От неожиданности и навалившегося ужаса я чуть было не грохнулся вновь.

Посреди прихожей лицом в пол лежал профессор юриспруденции, крупный специалист в области англо-саксонского права в домашнем халате и с одной тапочкой на ноге. Другая валялась чуть вдалеке, как указатель — «продолжение следует». Голова профессора представляла кашу из костей, мозга и крови в котелке целой части черепной коробки.

Я почувствовал дурноту. С трудом уговорил желудок поостеречься от поспешных действий и оглядел себя. Я словно искупался в кровавой ванне. С меня капала кровь.

Я не впервые видел труп, но, пожалуй, в первый раз передо мной лежал очень близкий человек. Будущий тесть. Мелькнула мысль. Я ужаснулся промелькнувшей мысли.

Ангелина?

Перескочив через тело профессора, я устремился в глубь квартиры. Душа, как губка, впитала ужас и трепетала, как флаг на ураганном ветру.

Пустая гостиная. Пустынная столовая. Одинокая кухня. Лестница на второй этаж, где располагались спальни, библиотека и кабинет. Я резво взбежал по ступенькам. Боль стремительно улетучилась из головы. Поочередно я заглянул в каждую дверь. Ни в библиотеке, ни в отцовском кабинете Ангелины не было. Дверь в туалет меня насторожила. Она была приоткрыта, а в дверном косяке в районе замка зиял вырванный кусок. Я почувствовал, как внутри все обмерло, и осторожно заглянул. В туалете на унитазе сидела мать Ангелины, напоминавшая наседку на яйцах, в махровом халате и без единой кровинки на лице. Голова ее покоилась на умывальнике. Бессильно обвисшая, она лежала на фарфоре и взирала выпученными в ужасе глазами. Халат был распахнут, отчего открывался вид на маленькие груди. Прямо между двух холмиков бурели три рваные раны с кровавыми потеками.
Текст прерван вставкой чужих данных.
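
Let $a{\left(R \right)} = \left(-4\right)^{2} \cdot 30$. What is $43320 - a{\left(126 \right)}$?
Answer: $42840$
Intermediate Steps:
$a{\left(R \right)} = 480$ ($a{\left(R \right)} = 16 \cdot 30 = 480$)
$43320 - a{\left(126 \right)} = 43320 - 480 = 42840$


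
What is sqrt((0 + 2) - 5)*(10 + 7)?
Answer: 17*I*sqrt(3) ≈ 29.445*I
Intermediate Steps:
sqrt((0 + 2) - 5)*(10 + 7) = sqrt(2 - 5)*17 = sqrt(-3)*17 = (I*sqrt(3))*17 = 17*I*sqrt(3)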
Я развернулся и отошел. Сердце прыгало в груди. Я предчувствовал худшее. Предчувствовал и предвкушал, как самоубийца, уже избравший время своей гибели. На восковых ногах я двинулся к Ангелининой комнате. Последние полметра зачем-то преодолел на цыпочках. Распахнул дверь. И… Комната была пуста. Какое неимоверное наслаждение.

Конечно же, устав ждать, Ангелина одна поехала в Мариинку. Тем и спаслась. Когда же кончается спектакль?
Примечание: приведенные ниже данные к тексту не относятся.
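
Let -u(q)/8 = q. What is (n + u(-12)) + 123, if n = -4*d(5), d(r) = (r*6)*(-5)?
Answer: 819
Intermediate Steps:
u(q) = -8*q
d(r) = -30*r (d(r) = (6*r)*(-5) = -30*r)
n = 600 (n = -(-120)*5 = -4*(-150) = 600)
(n + u(-12)) + 123 = (600 - 8*(-12)) + 123 = (600 + 96) + 123 = 696 + 123 = 819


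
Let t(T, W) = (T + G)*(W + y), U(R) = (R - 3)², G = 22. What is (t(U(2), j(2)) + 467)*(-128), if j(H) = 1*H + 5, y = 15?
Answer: -124544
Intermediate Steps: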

«В десять-одиннадцать?» — предположил я и посмотрел на настенные часы. Двадцать один час десять минут. Еще есть время. Встретить ее, подготовить. Нужно и полицию вызвать.

Я направился прочь из квартиры, но по пути все же заглянул в спальню Ангелининой матери. И умер. Душа оборвалась, рассыпаясь на множество фрагментов, и собралась в иной последовательности. Последовательности, именуемой «Живой мертвец».

Ангелина находилась там. Она лежала на огромной застеленной кровати, распахнув руки. В ее голове зияла дыра. Ангелина была одета в вечернее красное платье. На ее губах запечатлелись удивление и одновременно улыбка. Она умерла в ожидании меня, не зная, что я катастрофически опоздаю.

Предо мной пронеслась жуткая картина. Мозг восстановил ход событий. Убийца позвонил в квартиру. Отец, видимо работавший в кабинете — я видел разложенные бумаги предстоящего процесса на рабочем столе, — спустился открыть дверь. Почему не Ангелина? А она, предчувствуя, что я сделаю ей предложение, советовалась с матерью. Но совет прервался. Мать отправилась в туалет. Убийца первым делом расправился с отцом. Потом поднялся наверх и… расстрелял Ангелину. Мать услышала шум и подала голос из туалета, подписав себе тем самым приговор. Киллер выломал дверь и прикончил мою несостоявшуюся тещу.

Финита ля комедия!

Я сглотнул подступивший к горлу комок.

Но почему Ангелина и мать не услышали звуков выстрела, когда убивали отца? Ответ я увидел на полу возле своих ног, когда смог оторвать взгляд от мертвой, но прекрасной Ангелины. На полу лежал армейский «питон» с глушителем. Мой пистолет с неизвестным мне глушителем. Не задумываясь над своими действиями, я наклонился, поднял оружие и присел на краешек кровати.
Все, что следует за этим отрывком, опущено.